Se llama como yo
Me gusta imaginar la vida como el desplegarse en el tiempo de una búsqueda sedienta del nombre propio. Aunque mi hijo llegara a pensar que bautizarlo con el mío fue una forma de intentar retenerlo, lo cierto es que pretendo lo contrario
Puede que todavía siga ahí el letrero de neón, en aquella fachada del barrio de Bellavista, en Santiago de Chile: «Hay más futuro que pasado». Lo vio hace unos años alguien que era yo; es decir, que llevaba mi nombre y compartía mi biografía, pero que aún no era del todo yo mismo, no sé si me entienden: era la posibilidad de mí mismo a medio hacerse. Pero el letrero me dejó rumiando, por mucho que la frase fuese un poco idiota. Luego, un 13 de enero, encontré un trébol de cuatro hojas en las páginas de un libro de segunda mano, así que me dije: «Teodoro, hoy estás de suerte», y le pedí salir a Ana, que dijo que sí. Una cosa llevó a la otra y nos casamos en 2021. En estos kilométricos dos años y medio —no es que se me hayan hecho largos, sino que en ellos cabe un infinito— hemos ensanchado a golpes los ventrículos y las aurículas para que nos cupiese en el amor nuestra hija Carmen, y hete aquí que ahora le hemos hecho sitio también al pequeño, que atravesó el canal del parto —¡enano bromista!— el 28 de diciembre.
Como a mis hijos quisiera legarles el amor a la libertad y el buen humor, le devolví la coña al día siguiente. Fui al registro civil y lo inscribí con el nombre de Teodoro, el mismo que llevo yo. Es nombre de viejo, pero tarde o temprano a los dos nos sentará bien; para crecer resulta útil un nombre que te venga holgado. Lo otro, el amor a la libertad, tiene más enjundia y no menos relación con la cuestión onomástica. En el intervalo entre recibir un nombre y darlo se contiene buena parte de la filosofía occidental y hasta de la Biblia, que empieza con Adán nombrando a los seres vivientes y termina con esa misteriosa piedrecita blanca que dice el libro del Apocalipsis que nos entregarán. En ella está escrito nuestro verdadero nombre.

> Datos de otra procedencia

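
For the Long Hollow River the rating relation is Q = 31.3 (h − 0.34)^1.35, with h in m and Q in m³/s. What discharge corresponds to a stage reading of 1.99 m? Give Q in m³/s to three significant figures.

61.5 m³/s

Q = 31.3 × (1.99 − 0.34)^1.35 = 31.3 × 1.65^1.35 = 61.54 m³/s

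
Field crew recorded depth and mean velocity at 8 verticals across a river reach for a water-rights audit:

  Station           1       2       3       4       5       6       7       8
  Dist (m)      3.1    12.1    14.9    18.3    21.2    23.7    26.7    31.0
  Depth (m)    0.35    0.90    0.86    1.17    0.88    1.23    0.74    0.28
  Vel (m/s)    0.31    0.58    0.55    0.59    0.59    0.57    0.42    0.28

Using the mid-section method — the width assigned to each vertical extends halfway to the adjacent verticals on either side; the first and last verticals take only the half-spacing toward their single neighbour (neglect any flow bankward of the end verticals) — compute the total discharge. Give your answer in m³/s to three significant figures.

11.8 m³/s

w_1 = (12.1 − 3.1)/2 = 4.5 m; q_1 = 0.31 × 0.35 × 4.5 = 0.4883 m³/s
w_2 = (14.9 − 3.1)/2 = 5.9 m; q_2 = 0.58 × 0.90 × 5.9 = 3.080 m³/s
w_3 = (18.3 − 12.1)/2 = 3.1 m; q_3 = 0.55 × 0.86 × 3.1 = 1.466 m³/s
w_4 = (21.2 − 14.9)/2 = 3.15 m; q_4 = 0.59 × 1.17 × 3.15 = 2.174 m³/s
w_5 = (23.7 − 18.3)/2 = 2.7 m; q_5 = 0.59 × 0.88 × 2.7 = 1.402 m³/s
w_6 = (26.7 − 21.2)/2 = 2.75 m; q_6 = 0.57 × 1.23 × 2.75 = 1.928 m³/s
w_7 = (31.0 − 23.7)/2 = 3.65 m; q_7 = 0.42 × 0.74 × 3.65 = 1.134 m³/s
w_8 = (31.0 − 26.7)/2 = 2.15 m; q_8 = 0.28 × 0.28 × 2.15 = 0.1686 m³/s
Q = Σ qᵢ = 11.84 m³/s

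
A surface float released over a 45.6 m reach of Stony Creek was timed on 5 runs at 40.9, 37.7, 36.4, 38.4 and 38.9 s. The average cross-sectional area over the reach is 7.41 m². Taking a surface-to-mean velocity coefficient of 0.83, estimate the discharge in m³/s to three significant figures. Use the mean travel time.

7.29 m³/s

t̄ = (40.9 + 37.7 + 36.4 + 38.4 + 38.9) / 5 = 38.46 s
v_surface = L / t̄ = 45.6 / 38.46 = 1.186 m/s
v_mean = 0.83 × 1.186 = 0.9841 m/s
Q = A × v_mean = 7.41 × 0.9841 = 7.292 m³/s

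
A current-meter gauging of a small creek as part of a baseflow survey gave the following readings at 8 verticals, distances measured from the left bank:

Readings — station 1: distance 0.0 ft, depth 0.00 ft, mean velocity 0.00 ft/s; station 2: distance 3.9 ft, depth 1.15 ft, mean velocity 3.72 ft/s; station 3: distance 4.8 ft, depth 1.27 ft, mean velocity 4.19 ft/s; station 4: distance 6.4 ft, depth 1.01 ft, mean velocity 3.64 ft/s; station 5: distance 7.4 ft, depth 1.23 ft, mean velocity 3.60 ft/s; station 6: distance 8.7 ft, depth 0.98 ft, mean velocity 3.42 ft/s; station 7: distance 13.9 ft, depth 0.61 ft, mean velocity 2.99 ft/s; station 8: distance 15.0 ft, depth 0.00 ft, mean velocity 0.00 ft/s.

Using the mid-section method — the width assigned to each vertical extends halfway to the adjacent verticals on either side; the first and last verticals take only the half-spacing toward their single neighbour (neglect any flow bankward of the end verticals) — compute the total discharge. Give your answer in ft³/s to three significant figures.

w_2 = (4.8 − 0.0)/2 = 2.4 ft; q_2 = 3.72 × 1.15 × 2.4 = 10.27 ft³/s
w_3 = (6.4 − 3.9)/2 = 1.25 ft; q_3 = 4.19 × 1.27 × 1.25 = 6.652 ft³/s
w_4 = (7.4 − 4.8)/2 = 1.3 ft; q_4 = 3.64 × 1.01 × 1.3 = 4.779 ft³/s
w_5 = (8.7 − 6.4)/2 = 1.15 ft; q_5 = 3.60 × 1.23 × 1.15 = 5.092 ft³/s
w_6 = (13.9 − 7.4)/2 = 3.25 ft; q_6 = 3.42 × 0.98 × 3.25 = 10.89 ft³/s
w_7 = (15.0 − 8.7)/2 = 3.15 ft; q_7 = 2.99 × 0.61 × 3.15 = 5.745 ft³/s
Stations 1, 8 contribute zero (depth or velocity is 0).
Q = Σ qᵢ = 43.43 ft³/s

43.4 ft³/s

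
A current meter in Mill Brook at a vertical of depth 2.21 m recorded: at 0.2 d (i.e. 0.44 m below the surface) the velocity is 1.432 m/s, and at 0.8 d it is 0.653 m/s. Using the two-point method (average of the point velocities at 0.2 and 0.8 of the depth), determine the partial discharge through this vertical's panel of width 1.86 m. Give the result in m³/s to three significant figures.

4.29 m³/s

v̄ = (1.432 + 0.653) / 2 = 1.043 m/s
q = v̄ × d × w = 1.043 × 2.21 × 1.86 = 4.285 m³/s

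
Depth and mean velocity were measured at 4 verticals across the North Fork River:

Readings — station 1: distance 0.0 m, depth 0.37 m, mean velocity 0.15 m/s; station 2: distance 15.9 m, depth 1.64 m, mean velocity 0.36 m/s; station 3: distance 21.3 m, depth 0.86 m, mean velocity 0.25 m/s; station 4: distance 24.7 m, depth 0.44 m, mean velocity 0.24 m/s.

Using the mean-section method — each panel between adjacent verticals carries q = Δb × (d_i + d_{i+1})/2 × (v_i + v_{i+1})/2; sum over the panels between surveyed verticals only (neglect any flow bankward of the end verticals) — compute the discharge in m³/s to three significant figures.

Panel 1-2: Δb = 15.9 m, d̄ = (0.37+1.64)/2 = 1.005, v̄ = (0.15+0.36)/2 = 0.255 → q = 15.9×1.005×0.255 = 4.075 m³/s
Panel 2-3: Δb = 5.4 m, d̄ = (1.64+0.86)/2 = 1.25, v̄ = (0.36+0.25)/2 = 0.305 → q = 5.4×1.25×0.305 = 2.059 m³/s
Panel 3-4: Δb = 3.4 m, d̄ = (0.86+0.44)/2 = 0.65, v̄ = (0.25+0.24)/2 = 0.245 → q = 3.4×0.65×0.245 = 0.5415 m³/s
Q = Σ q = 6.675 m³/s

6.67 m³/s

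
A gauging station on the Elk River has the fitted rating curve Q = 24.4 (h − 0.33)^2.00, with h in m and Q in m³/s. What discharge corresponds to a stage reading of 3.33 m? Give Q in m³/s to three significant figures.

220 m³/s

Q = 24.4 × (3.33 − 0.33)^2.00 = 24.4 × 3^2.00 = 219.6 m³/s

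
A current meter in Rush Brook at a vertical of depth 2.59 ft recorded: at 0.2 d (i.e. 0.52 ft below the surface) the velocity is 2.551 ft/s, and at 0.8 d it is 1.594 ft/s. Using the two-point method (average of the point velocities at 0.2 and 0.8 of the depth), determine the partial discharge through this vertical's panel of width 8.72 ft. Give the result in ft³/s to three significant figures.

v̄ = (2.551 + 1.594) / 2 = 2.073 ft/s
q = v̄ × d × w = 2.073 × 2.59 × 8.72 = 46.81 ft³/s

46.8 ft³/s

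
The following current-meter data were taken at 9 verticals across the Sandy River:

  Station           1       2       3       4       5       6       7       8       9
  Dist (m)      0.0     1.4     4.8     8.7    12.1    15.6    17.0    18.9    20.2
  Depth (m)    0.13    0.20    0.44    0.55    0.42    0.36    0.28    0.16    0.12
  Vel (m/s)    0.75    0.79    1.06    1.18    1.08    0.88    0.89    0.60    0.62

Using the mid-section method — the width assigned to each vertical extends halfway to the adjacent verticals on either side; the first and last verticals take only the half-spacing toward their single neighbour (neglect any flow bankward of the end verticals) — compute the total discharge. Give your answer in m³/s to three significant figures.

w_1 = (1.4 − 0.0)/2 = 0.7 m; q_1 = 0.75 × 0.13 × 0.7 = 0.06825 m³/s
w_2 = (4.8 − 0.0)/2 = 2.4 m; q_2 = 0.79 × 0.20 × 2.4 = 0.3792 m³/s
w_3 = (8.7 − 1.4)/2 = 3.65 m; q_3 = 1.06 × 0.44 × 3.65 = 1.702 m³/s
w_4 = (12.1 − 4.8)/2 = 3.65 m; q_4 = 1.18 × 0.55 × 3.65 = 2.369 m³/s
w_5 = (15.6 − 8.7)/2 = 3.45 m; q_5 = 1.08 × 0.42 × 3.45 = 1.565 m³/s
w_6 = (17.0 − 12.1)/2 = 2.45 m; q_6 = 0.88 × 0.36 × 2.45 = 0.7762 m³/s
w_7 = (18.9 − 15.6)/2 = 1.65 m; q_7 = 0.89 × 0.28 × 1.65 = 0.4112 m³/s
w_8 = (20.2 − 17.0)/2 = 1.6 m; q_8 = 0.60 × 0.16 × 1.6 = 0.1536 m³/s
w_9 = (20.2 − 18.9)/2 = 0.65 m; q_9 = 0.62 × 0.12 × 0.65 = 0.04836 m³/s
Q = Σ qᵢ = 7.473 m³/s

7.47 m³/s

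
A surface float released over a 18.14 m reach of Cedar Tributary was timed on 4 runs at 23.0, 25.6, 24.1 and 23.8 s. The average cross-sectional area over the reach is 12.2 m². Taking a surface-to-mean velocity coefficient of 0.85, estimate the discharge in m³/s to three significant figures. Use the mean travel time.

t̄ = (23.0 + 25.6 + 24.1 + 23.8) / 4 = 24.125 s
v_surface = L / t̄ = 18.14 / 24.125 = 0.7519 m/s
v_mean = 0.85 × 0.7519 = 0.6391 m/s
Q = A × v_mean = 12.2 × 0.6391 = 7.797 m³/s

7.80 m³/s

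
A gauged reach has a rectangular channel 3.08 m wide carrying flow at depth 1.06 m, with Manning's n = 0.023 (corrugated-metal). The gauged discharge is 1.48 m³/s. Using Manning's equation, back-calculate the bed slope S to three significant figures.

0.000202

A = b·y = 3.08 × 1.06 = 3.265 m²
P = b + 2y = 3.08 + 2×1.06 = 5.200 m
R = A/P = 3.265/5.200 = 0.6278 m
S = (Q·n / (1·A·R^(2/3)))² = (1.48×0.023 / (1×3.265×0.7332))² = 0.0002022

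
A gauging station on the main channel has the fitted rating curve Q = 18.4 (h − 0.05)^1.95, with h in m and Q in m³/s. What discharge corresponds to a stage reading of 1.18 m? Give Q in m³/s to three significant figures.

Q = 18.4 × (1.18 − 0.05)^1.95 = 18.4 × 1.13^1.95 = 23.35 m³/s

23.4 m³/s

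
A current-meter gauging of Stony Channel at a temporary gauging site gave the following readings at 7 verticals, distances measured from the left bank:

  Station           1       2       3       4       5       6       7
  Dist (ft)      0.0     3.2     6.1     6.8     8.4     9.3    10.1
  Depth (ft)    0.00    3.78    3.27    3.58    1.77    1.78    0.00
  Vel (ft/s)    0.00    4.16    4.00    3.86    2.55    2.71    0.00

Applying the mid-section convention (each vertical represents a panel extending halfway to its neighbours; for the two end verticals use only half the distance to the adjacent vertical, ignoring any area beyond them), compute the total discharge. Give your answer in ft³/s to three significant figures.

w_2 = (6.1 − 0.0)/2 = 3.05 ft; q_2 = 4.16 × 3.78 × 3.05 = 47.96 ft³/s
w_3 = (6.8 − 3.2)/2 = 1.8 ft; q_3 = 4.00 × 3.27 × 1.8 = 23.54 ft³/s
w_4 = (8.4 − 6.1)/2 = 1.15 ft; q_4 = 3.86 × 3.58 × 1.15 = 15.89 ft³/s
w_5 = (9.3 − 6.8)/2 = 1.25 ft; q_5 = 2.55 × 1.77 × 1.25 = 5.642 ft³/s
w_6 = (10.1 − 8.4)/2 = 0.85 ft; q_6 = 2.71 × 1.78 × 0.85 = 4.100 ft³/s
Stations 1, 7 contribute zero (depth or velocity is 0).
Q = Σ qᵢ = 97.14 ft³/s

97.1 ft³/s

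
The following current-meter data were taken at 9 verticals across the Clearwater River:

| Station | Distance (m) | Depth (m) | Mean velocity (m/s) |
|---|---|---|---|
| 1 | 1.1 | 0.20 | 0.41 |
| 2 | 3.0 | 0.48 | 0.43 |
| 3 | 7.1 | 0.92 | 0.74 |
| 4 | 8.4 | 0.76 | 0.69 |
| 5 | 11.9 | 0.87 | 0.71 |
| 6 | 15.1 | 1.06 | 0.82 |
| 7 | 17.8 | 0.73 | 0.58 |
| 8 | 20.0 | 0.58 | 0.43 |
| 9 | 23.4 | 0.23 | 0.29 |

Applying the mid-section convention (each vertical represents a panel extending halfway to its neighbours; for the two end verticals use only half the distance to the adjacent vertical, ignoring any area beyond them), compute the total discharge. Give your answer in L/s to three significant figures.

10300 L/s

w_1 = (3.0 − 1.1)/2 = 0.95 m; q_1 = 0.41 × 0.20 × 0.95 = 0.07790 m³/s
w_2 = (7.1 − 1.1)/2 = 3 m; q_2 = 0.43 × 0.48 × 3 = 0.6192 m³/s
w_3 = (8.4 − 3.0)/2 = 2.7 m; q_3 = 0.74 × 0.92 × 2.7 = 1.838 m³/s
w_4 = (11.9 − 7.1)/2 = 2.4 m; q_4 = 0.69 × 0.76 × 2.4 = 1.259 m³/s
w_5 = (15.1 − 8.4)/2 = 3.35 m; q_5 = 0.71 × 0.87 × 3.35 = 2.069 m³/s
w_6 = (17.8 − 11.9)/2 = 2.95 m; q_6 = 0.82 × 1.06 × 2.95 = 2.564 m³/s
w_7 = (20.0 − 15.1)/2 = 2.45 m; q_7 = 0.58 × 0.73 × 2.45 = 1.037 m³/s
w_8 = (23.4 − 17.8)/2 = 2.8 m; q_8 = 0.43 × 0.58 × 2.8 = 0.6983 m³/s
w_9 = (23.4 − 20.0)/2 = 1.7 m; q_9 = 0.29 × 0.23 × 1.7 = 0.1134 m³/s
Q = Σ qᵢ = 10.28 m³/s
= 10.28 × 1000 = 10280 L/s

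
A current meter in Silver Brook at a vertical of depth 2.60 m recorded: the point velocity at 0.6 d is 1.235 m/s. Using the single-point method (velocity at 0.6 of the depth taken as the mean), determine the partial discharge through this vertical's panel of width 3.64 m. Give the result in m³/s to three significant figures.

11.7 m³/s

v̄ = v₀.₆ = 1.235 m/s
q = v̄ × d × w = 1.235 × 2.60 × 3.64 = 11.69 m³/s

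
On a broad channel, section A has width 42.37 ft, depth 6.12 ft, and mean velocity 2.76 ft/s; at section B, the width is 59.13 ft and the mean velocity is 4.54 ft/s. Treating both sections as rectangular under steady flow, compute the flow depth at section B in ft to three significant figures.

2.67 ft

Q = A₁V₁ = (42.37×6.12) × 2.76 = 715.7 ft³/s
d₂ = Q/(b₂ V₂) = 715.7/(59.13×4.54) = 2.666 ft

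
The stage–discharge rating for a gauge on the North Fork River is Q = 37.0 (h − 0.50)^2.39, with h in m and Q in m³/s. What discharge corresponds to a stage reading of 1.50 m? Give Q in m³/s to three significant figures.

Q = 37.0 × (1.50 − 0.50)^2.39 = 37.0 × 1^2.39 = 37.00 m³/s

37.0 m³/s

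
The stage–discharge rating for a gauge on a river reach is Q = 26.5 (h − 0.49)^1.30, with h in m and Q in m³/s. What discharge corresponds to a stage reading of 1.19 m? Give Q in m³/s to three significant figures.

Q = 26.5 × (1.19 − 0.49)^1.30 = 26.5 × 0.7^1.30 = 16.67 m³/s

16.7 m³/s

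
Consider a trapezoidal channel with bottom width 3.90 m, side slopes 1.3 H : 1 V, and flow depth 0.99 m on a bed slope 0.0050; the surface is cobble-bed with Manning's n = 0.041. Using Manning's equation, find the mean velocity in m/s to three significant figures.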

Me gusta imaginar la vida como el desplegarse en el tiempo de una búsqueda sedienta del nombre propio. Aunque mi hijo llegara a pensar que bautizarlo con el mío fue una forma de intentar retenerlo, lo cierto es que en realidad pretendo espolearle la única pregunta relevante: ¿Quién soy yo? Para responder que el camino es el ejercicio responsable de la libertad, esa facultad escurridiza. Se experimenta como una posibilidad pero se pudre si no se ejerce. Qué paradoja. Solamente renunciando —eligiendo, que tiene la misma raíz que elegancia— se manifiesta una libertad madura y fecunda. La paternidad, que es la forma de libertad que me enseñan mis hijos, tiene sobre todo una acepción negativa: dejar de ser, disminuir hasta la invisibilidad, fundirme gozosamente en la nada para que ellos desplieguen el gran misterio de sí mismos.
Hay mucha gente engañada con la ilusión de una libertad que no se compromete. Llegará un día en que se mirarán al espejo y dirán: «Caray, el futuro ya no es lo que era». También llegará un día en el que veré menguar mis fuerzas y se me caerá la babilla y se me olvidará dónde dejé las llaves y tendré que pedir ayuda para levantarme de la cama. Inexorablemente habrá un día, puede que en París con aguacero y hasta puede que también un 28 de diciembre, en que me moriré. Cuando este hijo mío vaya a poner flores a mi tumba y vea su nombre en la lápida, aunque el mármol negro diga: «Descansa aquí hasta que resucite en Cristo», él sabrá que ahí se oculta además una última broma con moraleja: «Caray, hay mucho más futuro que pasado».